Author Event: André Aciman discusses Find Me

Excerpts from André Aciman discussing Find Me, the sequel to Call Me By Your Name. The event was on November 11, 2019, hosted by the Harvard Book Store at the Brattle Theater.

Aciman is very fluent, charming, and sort of artfully self-deprecating.

André Aciman speaks from a podium in a dark theater

On being back in Harvard Square, where he was previously a Ph.D. student in Comparative Literature; on nostalgia and the past

On familiar Harvard locations: “…many of which have disappeared, which is what happens when time goes by … many of which have good memories attached, many more of which have bad. If you have been a grad student, you know what I mean.”

“A nosteme is the smallest possible unit of return.” [The etymology of nostalgia is, nóst(os), a return home + algia, pain.]

“[Nostalgia] doesn’t mean that you are not excited about what the future will bring, but it does mean that you can find satisfaction in trying to call back that past. You may not be successful in bringing it back, but you can call it. … The past is always there.”

“Summons up the past and reappraises it or resituates it in the present”

Does he have a spot like Elio and Oliver’s? “There’s a wall, and it is not far from here. I went there this morning, and it still spoke to me. It happened 40 years ago, and the anniversary is coming up because it was in November.”

Civilization and Its Discontents – things built on ruins – “I think this is exactly how identity works… I don’t believe we have a core.”

“I have never had one identity. I have never been one thing.”
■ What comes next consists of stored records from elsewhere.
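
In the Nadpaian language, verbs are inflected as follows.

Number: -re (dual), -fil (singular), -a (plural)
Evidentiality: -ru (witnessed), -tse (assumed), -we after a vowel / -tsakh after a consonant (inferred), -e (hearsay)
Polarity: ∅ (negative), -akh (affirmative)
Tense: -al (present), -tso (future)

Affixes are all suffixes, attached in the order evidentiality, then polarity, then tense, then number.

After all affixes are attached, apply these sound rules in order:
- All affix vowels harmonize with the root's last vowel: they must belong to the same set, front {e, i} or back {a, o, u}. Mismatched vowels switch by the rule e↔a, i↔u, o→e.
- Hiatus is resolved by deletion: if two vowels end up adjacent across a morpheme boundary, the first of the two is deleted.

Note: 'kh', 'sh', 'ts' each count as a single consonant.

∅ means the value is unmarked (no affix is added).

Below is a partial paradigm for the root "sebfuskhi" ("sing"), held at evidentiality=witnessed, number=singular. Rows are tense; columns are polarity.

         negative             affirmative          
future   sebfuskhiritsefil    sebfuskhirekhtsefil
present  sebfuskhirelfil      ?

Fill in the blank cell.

sebfuskhirekhelfil

Attach evidentiality witnessed -ru → sebfuskhiru.
Attach polarity affirmative -akh → sebfuskhiruakh.
Attach tense present -al → sebfuskhiruakhal.
Attach number singular -fil → sebfuskhiruakhalfil.
Apply vowel harmony: sebfuskhiruakhalfil → sebfuskhiriekhelfil.
Apply vowel deletion: sebfuskhiriekhelfil → sebfuskhirekhelfil.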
Egypt has lost its memory of its Jewish/multiethnic community. “We are rebuilding the Jewish temple, we want you back.” – Egyptian ambassador attempting to woo Aciman back to Alexandria

André Aciman speaks from a podium in a dark theater

On conversations and perspective

“I can’t do plot! I like people who are stuck in a room together – not in the Jean-Paul Sartre manner – I hate Sartre – but they are in a café, or on a train, and having a conversation that interests me. Which is  – what is each person trying to say to the other that they cannot?”
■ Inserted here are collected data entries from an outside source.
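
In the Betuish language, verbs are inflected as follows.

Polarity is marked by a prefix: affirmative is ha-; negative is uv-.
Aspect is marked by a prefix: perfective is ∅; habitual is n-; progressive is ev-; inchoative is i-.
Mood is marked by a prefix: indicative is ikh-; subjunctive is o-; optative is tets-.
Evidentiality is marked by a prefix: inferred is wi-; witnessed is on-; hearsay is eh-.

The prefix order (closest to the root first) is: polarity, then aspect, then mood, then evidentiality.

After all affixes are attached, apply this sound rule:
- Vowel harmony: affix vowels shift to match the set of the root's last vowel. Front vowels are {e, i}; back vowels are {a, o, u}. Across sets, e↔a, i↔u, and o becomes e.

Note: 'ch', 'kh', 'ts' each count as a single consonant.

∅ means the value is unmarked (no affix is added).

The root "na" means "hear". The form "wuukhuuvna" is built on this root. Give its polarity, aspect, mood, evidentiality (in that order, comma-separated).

negative, inchoative, indicative, inferred

Segment: wi-ikh-i-uv-na.
polarity: uv- → negative.
aspect: i- → inchoative.
mood: ikh- → indicative.
evidentiality: wi- → inferred.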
“Not the kind of dialogue you have with friends, but the kind of dialogue that is excavatory.”

Why do you think people react to the novel this way? “It is written in the first person, Elio’s perspective, and he is constantly reevaluating reality around him.” [Old French tradition of the analytical novel – Proustian tradition] “And it has no plot. It is about a boy desiring … another person. With some little bike rides thrown in.”
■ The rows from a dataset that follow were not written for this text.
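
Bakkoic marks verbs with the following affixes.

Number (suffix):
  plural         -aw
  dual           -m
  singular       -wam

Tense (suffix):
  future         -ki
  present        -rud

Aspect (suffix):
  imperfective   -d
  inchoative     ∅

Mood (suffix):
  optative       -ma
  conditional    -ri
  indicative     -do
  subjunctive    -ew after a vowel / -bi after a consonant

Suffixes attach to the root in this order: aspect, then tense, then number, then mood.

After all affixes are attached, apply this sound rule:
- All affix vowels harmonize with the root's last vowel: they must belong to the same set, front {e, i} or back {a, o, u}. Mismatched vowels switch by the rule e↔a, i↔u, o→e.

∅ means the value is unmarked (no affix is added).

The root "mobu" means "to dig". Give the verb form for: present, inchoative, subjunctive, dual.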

“I open a sentence and I let it go on, and I wish to god that you slip into it and you identify. You are trapped in that labyrinthine sentence and it becomes not my sentence, but your thought.”

[He’s thinking of writing from Elio’s mother’s perspective, in the first person.]

On the movie

[He thought that Michael Stuhlbarg’s speech as Elio’s father excelled beyond what was in the book; this has been much discussed in various interviews, particularly the new implication that Elio’s father specifically desired another man.]

Did you write a sequel because of the film? “No, it has nothing to do with the film… I wrote a sequel because I finished the book too hastily. This is going to sound peevish, but the only thing the movie gave me was the father’s name, Samuel. In the book, he is just ‘Professor P.’ I hate facts! This is the same reason I called the town ‘B.'”

On finding that the ending exceeded his expectations: “…and then the credits come, and I thought oh my god, that means the movie’s over, and that means Elio and Oliver will never get together again!”

On desire

Why is Oliver a man? (A phrasing I’ve borrowed from Robert Tobin’s essay about Death in Venice, “Why Is Tadzio a Boy?”) “I started CMBYN as a novel about a house that Monet painted… There was going to be a boy and a girl at a beach… But that doesn’t interest me. I wanted there to be a wall between them… but I wanted there to be ties between them that go over and above the boundary.”

On fathers & sons: “It’s as if they pass on not only their phobias, but also their obsessions.”

“Do you like the meadow for what it is, or are you already imagining yourself walking in the meadow? … I want to get lost, but I know that at a certain point that will stop.”

Misc.

“Music is not just a soundtrack for the book… Music is extratemporal. It hovers above the earth. Classical music causes you to become the best person you can be.”

He almost deleted the peach scene!!! He asked his editor what to do about it because he was embarrassed: “What if my sons read this?”